I only take it at bed time but am scared to go up to 40mg. I hate medicine. I don't have any adverse side affects with the 20mg that I'm taking. Maybe because I only take it at bed time. I guess that's why I thought it wasn't working.
Now I'm wondering if I follow the docs directions and continue up to the 40mg if my arms will stop hurting. Is anyone else taking Flexeril?
40mg seems like alot. Everything I read about Flexeril says to only take it for short periods.

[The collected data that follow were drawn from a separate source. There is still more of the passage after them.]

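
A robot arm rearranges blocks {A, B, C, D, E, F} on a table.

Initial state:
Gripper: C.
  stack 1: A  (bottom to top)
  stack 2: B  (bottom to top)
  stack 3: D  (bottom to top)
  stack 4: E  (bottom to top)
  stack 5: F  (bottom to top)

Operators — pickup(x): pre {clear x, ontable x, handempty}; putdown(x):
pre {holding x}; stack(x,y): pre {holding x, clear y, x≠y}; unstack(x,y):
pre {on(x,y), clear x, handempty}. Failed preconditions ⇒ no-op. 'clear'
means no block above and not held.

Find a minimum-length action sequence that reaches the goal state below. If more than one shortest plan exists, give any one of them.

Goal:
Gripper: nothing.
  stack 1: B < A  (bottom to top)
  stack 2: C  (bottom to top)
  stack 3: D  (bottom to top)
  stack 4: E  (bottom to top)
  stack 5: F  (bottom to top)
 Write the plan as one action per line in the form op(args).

step 1 (putdown(C)): towers=[A; B; C; D; E; F] holding=-
step 2 (pickup(A)): towers=[B; C; D; E; F] holding=A
step 3 (stack(A, B)): towers=[B/A; C; D; E; F] holding=-
goal check: towers=[B/A; C; D; E; F] holding=- — reached (length 3, optimal by BFS)

putdown(C)
pickup(A)
stack(A, B)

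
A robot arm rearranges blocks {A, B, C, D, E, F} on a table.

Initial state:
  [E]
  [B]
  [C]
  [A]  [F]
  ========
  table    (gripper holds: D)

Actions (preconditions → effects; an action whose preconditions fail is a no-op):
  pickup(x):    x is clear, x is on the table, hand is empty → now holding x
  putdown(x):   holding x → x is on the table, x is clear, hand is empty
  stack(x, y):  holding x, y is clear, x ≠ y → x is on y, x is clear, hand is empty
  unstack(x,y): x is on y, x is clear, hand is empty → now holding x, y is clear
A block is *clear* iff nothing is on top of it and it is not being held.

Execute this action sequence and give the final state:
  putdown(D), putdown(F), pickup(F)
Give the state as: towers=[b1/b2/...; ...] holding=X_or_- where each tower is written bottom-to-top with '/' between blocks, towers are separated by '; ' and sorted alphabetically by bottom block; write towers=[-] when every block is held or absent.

towers=[A/C/B/E; D] holding=F

step 1 (putdown(D)): towers=[A/C/B/E; D; F] holding=-
step 2 (putdown(F)) [no-op]: towers=[A/C/B/E; D; F] holding=-
step 3 (pickup(F)): towers=[A/C/B/E; D] holding=F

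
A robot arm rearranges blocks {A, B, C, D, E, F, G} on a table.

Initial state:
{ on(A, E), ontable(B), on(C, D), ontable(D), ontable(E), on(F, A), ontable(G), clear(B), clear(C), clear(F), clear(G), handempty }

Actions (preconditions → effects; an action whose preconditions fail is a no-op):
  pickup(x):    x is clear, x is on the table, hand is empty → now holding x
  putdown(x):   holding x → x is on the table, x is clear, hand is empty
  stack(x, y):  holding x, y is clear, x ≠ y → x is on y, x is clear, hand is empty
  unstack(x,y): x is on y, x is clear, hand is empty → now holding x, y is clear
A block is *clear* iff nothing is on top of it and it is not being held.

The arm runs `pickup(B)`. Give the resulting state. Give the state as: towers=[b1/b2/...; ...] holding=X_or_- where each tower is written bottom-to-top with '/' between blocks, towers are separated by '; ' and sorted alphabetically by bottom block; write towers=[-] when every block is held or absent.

towers=[D/C; E/A/F; G] holding=B

before: towers=[B; D/C; E/A/F; G] holding=-
pre[pickup(B)]: clear(B) yes, ontable(B) yes, handempty yes
all met → apply pickup(B)
after:  towers=[D/C; E/A/F; G] holding=B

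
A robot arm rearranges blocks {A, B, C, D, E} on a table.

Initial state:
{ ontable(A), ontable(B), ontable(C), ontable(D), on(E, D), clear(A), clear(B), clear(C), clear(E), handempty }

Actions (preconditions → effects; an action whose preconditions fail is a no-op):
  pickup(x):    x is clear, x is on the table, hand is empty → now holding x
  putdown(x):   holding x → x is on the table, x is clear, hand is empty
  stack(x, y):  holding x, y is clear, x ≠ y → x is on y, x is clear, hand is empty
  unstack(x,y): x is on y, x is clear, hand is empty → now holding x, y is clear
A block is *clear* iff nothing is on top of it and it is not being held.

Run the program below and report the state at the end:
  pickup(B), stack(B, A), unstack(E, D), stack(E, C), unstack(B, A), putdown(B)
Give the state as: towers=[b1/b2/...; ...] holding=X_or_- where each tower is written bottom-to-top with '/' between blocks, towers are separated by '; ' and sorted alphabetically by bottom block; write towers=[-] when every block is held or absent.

step 1 (pickup(B)): towers=[A; C; D/E] holding=B
step 2 (stack(B, A)): towers=[A/B; C; D/E] holding=-
step 3 (unstack(E, D)): towers=[A/B; C; D] holding=E
step 4 (stack(E, C)): towers=[A/B; C/E; D] holding=-
step 5 (unstack(B, A)): towers=[A; C/E; D] holding=B
step 6 (putdown(B)): towers=[A; B; C/E; D] holding=-

towers=[A; B; C/E; D] holding=-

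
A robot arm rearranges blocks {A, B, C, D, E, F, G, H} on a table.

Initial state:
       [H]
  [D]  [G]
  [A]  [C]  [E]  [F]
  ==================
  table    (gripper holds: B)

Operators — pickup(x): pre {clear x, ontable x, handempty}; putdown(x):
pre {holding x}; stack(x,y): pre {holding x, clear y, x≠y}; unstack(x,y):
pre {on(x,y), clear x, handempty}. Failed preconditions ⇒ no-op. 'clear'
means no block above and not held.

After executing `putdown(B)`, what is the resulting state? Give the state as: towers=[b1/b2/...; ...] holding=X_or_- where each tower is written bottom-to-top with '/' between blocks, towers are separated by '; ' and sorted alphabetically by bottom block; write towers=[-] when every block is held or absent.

before: towers=[A/D; C/G/H; E; F] holding=B
pre[putdown(B)]: holding(B) yes
all met → apply putdown(B)
after:  towers=[A/D; B; C/G/H; E; F] holding=-

towers=[A/D; B; C/G/H; E; F] holding=-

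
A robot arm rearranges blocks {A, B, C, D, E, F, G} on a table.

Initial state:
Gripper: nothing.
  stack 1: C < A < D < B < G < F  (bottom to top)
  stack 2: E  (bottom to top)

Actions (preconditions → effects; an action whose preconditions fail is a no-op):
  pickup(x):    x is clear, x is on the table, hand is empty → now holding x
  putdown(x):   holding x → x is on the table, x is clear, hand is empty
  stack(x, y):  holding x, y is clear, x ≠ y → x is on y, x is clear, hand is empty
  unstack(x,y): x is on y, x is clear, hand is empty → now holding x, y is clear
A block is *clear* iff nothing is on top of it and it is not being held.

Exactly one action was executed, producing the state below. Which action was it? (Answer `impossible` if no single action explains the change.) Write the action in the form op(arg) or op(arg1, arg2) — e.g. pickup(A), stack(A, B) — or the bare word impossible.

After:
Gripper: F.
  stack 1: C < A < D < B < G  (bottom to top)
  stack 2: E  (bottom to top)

unstack(F, G)

target: towers=[C/A/D/B/G; E] holding=F
     unstack(F, G) → towers=[C/A/D/B/G; E] holding=F  ← match
         pickup(E) → towers=[C/A/D/B/G/F] holding=E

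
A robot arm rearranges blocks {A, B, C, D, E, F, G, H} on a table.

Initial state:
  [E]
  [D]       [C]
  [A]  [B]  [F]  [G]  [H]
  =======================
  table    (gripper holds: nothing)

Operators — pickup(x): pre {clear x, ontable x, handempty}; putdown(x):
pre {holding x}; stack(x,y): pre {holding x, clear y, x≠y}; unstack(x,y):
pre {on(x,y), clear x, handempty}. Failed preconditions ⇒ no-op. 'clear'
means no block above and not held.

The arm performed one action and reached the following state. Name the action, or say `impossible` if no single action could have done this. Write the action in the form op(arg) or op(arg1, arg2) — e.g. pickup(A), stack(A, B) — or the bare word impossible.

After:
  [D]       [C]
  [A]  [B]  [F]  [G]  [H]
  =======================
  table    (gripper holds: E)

unstack(E, D)

target: towers=[A/D; B; F/C; G; H] holding=E
         pickup(G) → towers=[A/D/E; B; F/C; H] holding=G
     unstack(E, D) → towers=[A/D; B; F/C; G; H] holding=E  ← match
         pickup(H) → towers=[A/D/E; B; F/C; G] holding=H
         pickup(B) → towers=[A/D/E; F/C; G; H] holding=B
     unstack(C, F) → towers=[A/D/E; B; F; G; H] holding=C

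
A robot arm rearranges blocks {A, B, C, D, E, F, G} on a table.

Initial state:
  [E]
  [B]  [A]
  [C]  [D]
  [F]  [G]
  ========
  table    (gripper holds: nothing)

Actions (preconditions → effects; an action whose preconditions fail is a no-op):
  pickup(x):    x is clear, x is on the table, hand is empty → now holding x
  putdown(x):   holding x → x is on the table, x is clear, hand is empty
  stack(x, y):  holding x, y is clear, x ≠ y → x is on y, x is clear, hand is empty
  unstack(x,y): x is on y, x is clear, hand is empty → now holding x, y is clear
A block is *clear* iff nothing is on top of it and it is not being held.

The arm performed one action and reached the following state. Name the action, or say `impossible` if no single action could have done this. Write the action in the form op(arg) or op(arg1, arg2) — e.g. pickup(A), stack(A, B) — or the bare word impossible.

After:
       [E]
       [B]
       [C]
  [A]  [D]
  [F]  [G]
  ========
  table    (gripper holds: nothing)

target: towers=[F/A; G/D/C/B/E] holding=-
     unstack(A, D) → towers=[F/C/B/E; G/D] holding=A
     unstack(E, B) → towers=[F/C/B; G/D/A] holding=E
none of the 2 applicable actions match → impossible

impossible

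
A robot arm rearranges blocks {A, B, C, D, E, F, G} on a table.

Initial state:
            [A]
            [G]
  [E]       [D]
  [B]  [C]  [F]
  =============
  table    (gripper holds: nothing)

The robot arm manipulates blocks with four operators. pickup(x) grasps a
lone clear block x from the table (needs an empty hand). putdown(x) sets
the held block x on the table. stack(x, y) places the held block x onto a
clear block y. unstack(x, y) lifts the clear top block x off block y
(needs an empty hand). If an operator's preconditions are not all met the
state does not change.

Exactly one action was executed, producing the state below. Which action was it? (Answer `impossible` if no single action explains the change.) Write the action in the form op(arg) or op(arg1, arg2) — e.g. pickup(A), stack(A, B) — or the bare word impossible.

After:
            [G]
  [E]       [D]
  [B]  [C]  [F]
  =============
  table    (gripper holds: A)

unstack(A, G)

target: towers=[B/E; C; F/D/G] holding=A
     unstack(A, G) → towers=[B/E; C; F/D/G] holding=A  ← match
     unstack(E, B) → towers=[B; C; F/D/G/A] holding=E
         pickup(C) → towers=[B/E; F/D/G/A] holding=C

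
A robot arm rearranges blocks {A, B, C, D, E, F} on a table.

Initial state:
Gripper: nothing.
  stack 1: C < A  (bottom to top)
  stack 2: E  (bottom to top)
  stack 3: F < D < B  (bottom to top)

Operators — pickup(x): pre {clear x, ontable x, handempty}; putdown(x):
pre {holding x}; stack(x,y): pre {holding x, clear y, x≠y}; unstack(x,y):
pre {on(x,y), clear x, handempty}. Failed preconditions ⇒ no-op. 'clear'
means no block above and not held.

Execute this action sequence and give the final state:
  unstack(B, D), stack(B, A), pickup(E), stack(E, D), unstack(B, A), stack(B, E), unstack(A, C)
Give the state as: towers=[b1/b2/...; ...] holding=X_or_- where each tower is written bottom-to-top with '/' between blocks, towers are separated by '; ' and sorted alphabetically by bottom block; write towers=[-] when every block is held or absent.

step 1 (unstack(B, D)): towers=[C/A; E; F/D] holding=B
step 2 (stack(B, A)): towers=[C/A/B; E; F/D] holding=-
step 3 (pickup(E)): towers=[C/A/B; F/D] holding=E
step 4 (stack(E, D)): towers=[C/A/B; F/D/E] holding=-
step 5 (unstack(B, A)): towers=[C/A; F/D/E] holding=B
step 6 (stack(B, E)): towers=[C/A; F/D/E/B] holding=-
step 7 (unstack(A, C)): towers=[C; F/D/E/B] holding=A

towers=[C; F/D/E/B] holding=A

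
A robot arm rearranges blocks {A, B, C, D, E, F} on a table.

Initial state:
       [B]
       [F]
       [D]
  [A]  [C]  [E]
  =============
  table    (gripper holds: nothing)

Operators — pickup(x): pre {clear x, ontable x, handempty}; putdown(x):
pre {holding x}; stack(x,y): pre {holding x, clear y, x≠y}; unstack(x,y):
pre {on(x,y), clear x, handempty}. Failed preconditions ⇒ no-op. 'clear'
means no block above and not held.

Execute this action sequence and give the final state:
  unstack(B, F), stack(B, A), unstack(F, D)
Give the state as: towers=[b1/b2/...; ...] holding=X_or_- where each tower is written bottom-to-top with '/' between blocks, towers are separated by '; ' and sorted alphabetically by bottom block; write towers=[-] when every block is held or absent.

step 1 (unstack(B, F)): towers=[A; C/D/F; E] holding=B
step 2 (stack(B, A)): towers=[A/B; C/D/F; E] holding=-
step 3 (unstack(F, D)): towers=[A/B; C/D; E] holding=F

towers=[A/B; C/D; E] holding=F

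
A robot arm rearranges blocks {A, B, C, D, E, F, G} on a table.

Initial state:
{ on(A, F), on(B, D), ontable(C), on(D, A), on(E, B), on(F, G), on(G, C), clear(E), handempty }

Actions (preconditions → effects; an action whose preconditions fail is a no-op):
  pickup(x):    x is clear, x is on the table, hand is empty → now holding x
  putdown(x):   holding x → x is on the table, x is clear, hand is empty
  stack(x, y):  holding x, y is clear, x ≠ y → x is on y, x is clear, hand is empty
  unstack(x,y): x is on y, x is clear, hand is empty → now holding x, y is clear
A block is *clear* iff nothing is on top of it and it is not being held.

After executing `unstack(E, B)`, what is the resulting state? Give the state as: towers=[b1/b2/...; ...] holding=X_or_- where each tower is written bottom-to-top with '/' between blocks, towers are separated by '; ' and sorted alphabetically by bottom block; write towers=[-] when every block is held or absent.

towers=[C/G/F/A/D/B] holding=E

before: towers=[C/G/F/A/D/B/E] holding=-
pre[unstack(E, B)]: on(E,B) ✓, clear(E) ✓, handempty ✓
all met → apply unstack(E, B)
after:  towers=[C/G/F/A/D/B] holding=E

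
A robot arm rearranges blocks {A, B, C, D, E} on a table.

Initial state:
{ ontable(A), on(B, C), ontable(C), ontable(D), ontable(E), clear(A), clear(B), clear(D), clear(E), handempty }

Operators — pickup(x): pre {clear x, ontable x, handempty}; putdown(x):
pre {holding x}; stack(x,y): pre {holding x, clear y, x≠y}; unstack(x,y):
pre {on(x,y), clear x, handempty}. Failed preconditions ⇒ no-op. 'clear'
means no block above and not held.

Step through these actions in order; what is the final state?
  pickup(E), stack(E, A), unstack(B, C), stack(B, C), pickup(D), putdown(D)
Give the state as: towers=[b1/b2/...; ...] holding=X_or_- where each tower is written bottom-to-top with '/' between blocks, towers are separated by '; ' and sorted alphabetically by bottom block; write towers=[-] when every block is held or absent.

towers=[A/E; C/B; D] holding=-

step 1 (pickup(E)): towers=[A; C/B; D] holding=E
step 2 (stack(E, A)): towers=[A/E; C/B; D] holding=-
step 3 (unstack(B, C)): towers=[A/E; C; D] holding=B
step 4 (stack(B, C)): towers=[A/E; C/B; D] holding=-
step 5 (pickup(D)): towers=[A/E; C/B] holding=D
step 6 (putdown(D)): towers=[A/E; C/B; D] holding=-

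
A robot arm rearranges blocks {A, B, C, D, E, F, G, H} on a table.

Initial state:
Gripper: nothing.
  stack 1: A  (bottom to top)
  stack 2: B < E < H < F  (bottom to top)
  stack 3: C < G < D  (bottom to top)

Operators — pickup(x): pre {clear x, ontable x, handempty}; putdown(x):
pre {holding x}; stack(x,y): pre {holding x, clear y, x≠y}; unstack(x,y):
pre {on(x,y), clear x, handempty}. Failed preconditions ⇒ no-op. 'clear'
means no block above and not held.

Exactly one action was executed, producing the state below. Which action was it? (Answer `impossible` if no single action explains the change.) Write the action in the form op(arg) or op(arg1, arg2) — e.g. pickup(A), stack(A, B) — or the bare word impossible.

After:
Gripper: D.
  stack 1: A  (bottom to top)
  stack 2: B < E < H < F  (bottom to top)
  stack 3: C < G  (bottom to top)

unstack(D, G)

target: towers=[A; B/E/H/F; C/G] holding=D
         pickup(A) → towers=[B/E/H/F; C/G/D] holding=A
     unstack(F, H) → towers=[A; B/E/H; C/G/D] holding=F
     unstack(D, G) → towers=[A; B/E/H/F; C/G] holding=D  ← match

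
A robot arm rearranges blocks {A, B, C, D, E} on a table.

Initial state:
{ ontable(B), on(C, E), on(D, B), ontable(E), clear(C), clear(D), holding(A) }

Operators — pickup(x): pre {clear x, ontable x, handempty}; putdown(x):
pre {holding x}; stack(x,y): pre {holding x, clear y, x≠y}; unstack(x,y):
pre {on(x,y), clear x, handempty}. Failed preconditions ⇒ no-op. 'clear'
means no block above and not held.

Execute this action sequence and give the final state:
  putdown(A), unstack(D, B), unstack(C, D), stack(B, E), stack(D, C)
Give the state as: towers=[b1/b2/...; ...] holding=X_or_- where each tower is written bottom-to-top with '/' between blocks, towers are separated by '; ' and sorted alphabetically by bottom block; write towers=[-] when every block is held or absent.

towers=[A; B; E/C/D] holding=-

step 1 (putdown(A)): towers=[A; B/D; E/C] holding=-
step 2 (unstack(D, B)): towers=[A; B; E/C] holding=D
step 3 (unstack(C, D)) [no-op]: towers=[A; B; E/C] holding=D
step 4 (stack(B, E)) [no-op]: towers=[A; B; E/C] holding=D
step 5 (stack(D, C)): towers=[A; B; E/C/D] holding=-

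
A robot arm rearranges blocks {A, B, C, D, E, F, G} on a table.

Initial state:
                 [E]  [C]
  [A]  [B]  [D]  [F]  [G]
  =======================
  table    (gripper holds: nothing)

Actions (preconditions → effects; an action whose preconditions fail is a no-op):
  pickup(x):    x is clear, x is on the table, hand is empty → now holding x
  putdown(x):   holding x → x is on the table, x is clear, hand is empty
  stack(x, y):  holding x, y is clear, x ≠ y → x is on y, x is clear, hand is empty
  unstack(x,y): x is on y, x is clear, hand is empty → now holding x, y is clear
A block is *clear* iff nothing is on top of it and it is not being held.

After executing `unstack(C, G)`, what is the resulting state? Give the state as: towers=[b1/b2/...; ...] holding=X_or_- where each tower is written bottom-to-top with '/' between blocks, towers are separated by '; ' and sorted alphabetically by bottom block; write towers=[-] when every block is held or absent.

before: towers=[A; B; D; F/E; G/C] holding=-
pre[unstack(C, G)]: on(C,G) yes, clear(C) yes, handempty yes
all met → apply unstack(C, G)
after:  towers=[A; B; D; F/E; G] holding=C

towers=[A; B; D; F/E; G] holding=C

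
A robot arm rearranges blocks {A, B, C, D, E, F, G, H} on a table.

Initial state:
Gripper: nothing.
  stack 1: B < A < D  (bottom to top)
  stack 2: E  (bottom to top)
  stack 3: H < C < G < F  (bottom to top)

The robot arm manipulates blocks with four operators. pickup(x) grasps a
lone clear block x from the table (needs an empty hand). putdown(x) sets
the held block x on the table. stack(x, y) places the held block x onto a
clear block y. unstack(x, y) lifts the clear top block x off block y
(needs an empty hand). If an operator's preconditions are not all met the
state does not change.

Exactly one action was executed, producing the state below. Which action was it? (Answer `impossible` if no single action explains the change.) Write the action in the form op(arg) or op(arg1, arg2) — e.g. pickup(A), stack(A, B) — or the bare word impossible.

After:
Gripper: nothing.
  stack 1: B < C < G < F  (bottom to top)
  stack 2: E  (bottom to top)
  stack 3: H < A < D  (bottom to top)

impossible

target: towers=[B/C/G/F; E; H/A/D] holding=-
         pickup(E) → towers=[B/A/D; H/C/G/F] holding=E
     unstack(F, G) → towers=[B/A/D; E; H/C/G] holding=F
     unstack(D, A) → towers=[B/A; E; H/C/G/F] holding=D
none of the 3 applicable actions match → impossible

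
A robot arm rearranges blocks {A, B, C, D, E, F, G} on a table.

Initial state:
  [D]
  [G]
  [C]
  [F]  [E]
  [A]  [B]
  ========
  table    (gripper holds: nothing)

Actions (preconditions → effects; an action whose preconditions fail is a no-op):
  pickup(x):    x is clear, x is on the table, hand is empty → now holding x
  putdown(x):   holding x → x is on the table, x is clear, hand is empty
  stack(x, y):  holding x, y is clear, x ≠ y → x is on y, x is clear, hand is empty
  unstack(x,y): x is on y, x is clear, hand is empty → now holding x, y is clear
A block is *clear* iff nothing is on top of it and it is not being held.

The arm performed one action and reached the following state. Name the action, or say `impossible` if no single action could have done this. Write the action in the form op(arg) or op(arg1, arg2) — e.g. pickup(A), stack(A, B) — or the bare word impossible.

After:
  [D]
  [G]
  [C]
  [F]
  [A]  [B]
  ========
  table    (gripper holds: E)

unstack(E, B)

target: towers=[A/F/C/G/D; B] holding=E
     unstack(D, G) → towers=[A/F/C/G; B/E] holding=D
     unstack(E, B) → towers=[A/F/C/G/D; B] holding=E  ← match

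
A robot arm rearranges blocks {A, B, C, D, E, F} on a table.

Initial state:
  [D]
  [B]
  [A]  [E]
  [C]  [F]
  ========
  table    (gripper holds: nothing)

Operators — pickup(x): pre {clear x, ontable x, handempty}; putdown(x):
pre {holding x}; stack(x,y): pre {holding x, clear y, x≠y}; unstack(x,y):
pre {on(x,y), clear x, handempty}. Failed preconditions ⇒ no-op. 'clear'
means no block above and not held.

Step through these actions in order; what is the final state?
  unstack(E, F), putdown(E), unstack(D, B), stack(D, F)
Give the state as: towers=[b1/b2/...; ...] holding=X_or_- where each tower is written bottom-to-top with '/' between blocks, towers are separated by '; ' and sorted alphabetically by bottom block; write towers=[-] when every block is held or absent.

step 1 (unstack(E, F)): towers=[C/A/B/D; F] holding=E
step 2 (putdown(E)): towers=[C/A/B/D; E; F] holding=-
step 3 (unstack(D, B)): towers=[C/A/B; E; F] holding=D
step 4 (stack(D, F)): towers=[C/A/B; E; F/D] holding=-

towers=[C/A/B; E; F/D] holding=-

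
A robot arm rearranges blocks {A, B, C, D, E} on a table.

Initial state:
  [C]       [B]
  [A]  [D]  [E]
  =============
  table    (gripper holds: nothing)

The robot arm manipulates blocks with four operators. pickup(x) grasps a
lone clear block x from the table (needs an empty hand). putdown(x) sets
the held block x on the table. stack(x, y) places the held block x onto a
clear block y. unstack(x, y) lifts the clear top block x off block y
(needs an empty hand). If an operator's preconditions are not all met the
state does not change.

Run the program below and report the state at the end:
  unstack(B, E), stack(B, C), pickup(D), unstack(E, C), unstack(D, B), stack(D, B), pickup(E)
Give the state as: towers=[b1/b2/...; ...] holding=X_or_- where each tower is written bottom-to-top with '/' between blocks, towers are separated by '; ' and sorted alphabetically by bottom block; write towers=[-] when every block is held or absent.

towers=[A/C/B/D] holding=E

step 1 (unstack(B, E)): towers=[A/C; D; E] holding=B
step 2 (stack(B, C)): towers=[A/C/B; D; E] holding=-
step 3 (pickup(D)): towers=[A/C/B; E] holding=D
step 4 (unstack(E, C)) [no-op]: towers=[A/C/B; E] holding=D
step 5 (unstack(D, B)) [no-op]: towers=[A/C/B; E] holding=D
step 6 (stack(D, B)): towers=[A/C/B/D; E] holding=-
step 7 (pickup(E)): towers=[A/C/B/D] holding=E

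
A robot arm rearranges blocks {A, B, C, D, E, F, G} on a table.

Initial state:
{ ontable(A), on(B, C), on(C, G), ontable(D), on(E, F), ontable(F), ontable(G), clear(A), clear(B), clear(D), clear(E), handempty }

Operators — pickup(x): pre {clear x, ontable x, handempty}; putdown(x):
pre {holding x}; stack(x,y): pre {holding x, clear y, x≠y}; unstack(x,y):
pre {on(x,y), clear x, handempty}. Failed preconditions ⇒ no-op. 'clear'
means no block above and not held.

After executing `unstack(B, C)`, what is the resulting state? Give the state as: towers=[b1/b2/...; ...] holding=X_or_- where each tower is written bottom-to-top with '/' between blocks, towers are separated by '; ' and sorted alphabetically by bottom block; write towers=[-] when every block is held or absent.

before: towers=[A; D; F/E; G/C/B] holding=-
pre[unstack(B, C)]: on(B,C) ✓, clear(B) ✓, handempty ✓
all met → apply unstack(B, C)
after:  towers=[A; D; F/E; G/C] holding=B

towers=[A; D; F/E; G/C] holding=B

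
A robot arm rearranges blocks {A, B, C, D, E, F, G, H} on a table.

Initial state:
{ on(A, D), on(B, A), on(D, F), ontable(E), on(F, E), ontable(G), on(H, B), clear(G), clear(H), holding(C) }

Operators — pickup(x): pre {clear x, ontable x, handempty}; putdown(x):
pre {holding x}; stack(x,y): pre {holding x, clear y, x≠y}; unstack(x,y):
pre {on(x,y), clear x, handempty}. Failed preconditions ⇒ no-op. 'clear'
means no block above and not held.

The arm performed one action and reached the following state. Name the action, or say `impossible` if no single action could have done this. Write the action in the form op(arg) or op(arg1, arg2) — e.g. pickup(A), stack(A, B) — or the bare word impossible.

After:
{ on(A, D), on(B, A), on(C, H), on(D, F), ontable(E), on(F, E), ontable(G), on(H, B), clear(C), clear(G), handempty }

target: towers=[E/F/D/A/B/H/C; G] holding=-
        putdown(C) → towers=[C; E/F/D/A/B/H; G] holding=-
       stack(C, G) → towers=[E/F/D/A/B/H; G/C] holding=-
       stack(C, H) → towers=[E/F/D/A/B/H/C; G] holding=-  ← match

stack(C, H)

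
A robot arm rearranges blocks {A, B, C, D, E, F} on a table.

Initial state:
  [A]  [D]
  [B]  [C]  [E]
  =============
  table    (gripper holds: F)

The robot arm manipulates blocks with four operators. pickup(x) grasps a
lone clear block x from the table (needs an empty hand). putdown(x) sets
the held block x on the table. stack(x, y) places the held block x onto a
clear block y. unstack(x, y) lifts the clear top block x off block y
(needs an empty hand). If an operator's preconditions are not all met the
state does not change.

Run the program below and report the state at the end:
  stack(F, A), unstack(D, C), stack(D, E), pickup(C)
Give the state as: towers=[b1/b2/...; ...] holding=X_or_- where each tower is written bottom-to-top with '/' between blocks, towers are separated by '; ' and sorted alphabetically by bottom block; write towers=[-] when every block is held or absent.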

I understand that this is an off label use for the drug. Has anyone else taking it for long periods?
My two cents for today is not to prune butterfly bushes when your are reducing your meds.
With so many other things I have tried, I had forgotten all about my bottle of Flexeril until Sunny here on the boards posted about it. I am extremely sensitive to meds so I do not need much. I took 5 mg last night, and that was helpful for sleep. I think it is whatever your body needs and whatever you can handle. It makes me a little groggy in the morning.
I did want to share something that my rheumatologist told me. He had me crush up the Flexeril and mix it with hand cream to rub on painful spots. I didn't think it could work but I tried it and it was helpful. The pain relief only lasts a few hours though. I have a container of the mixture that I made a while ago and use it on my lower back (disc degeneration). I used it on my painful spots during my last Lupus/fibromyalgia flare up and it was helpful, but sometimes when the pain is everywhere (like this past weekend), it is hard to pinpoint exactly where to put it. I hate medicine as well, so maybe you could try the 20 mg along with the external application. Just a suggestion.
I hope you feel better and find the right dosage that works for you.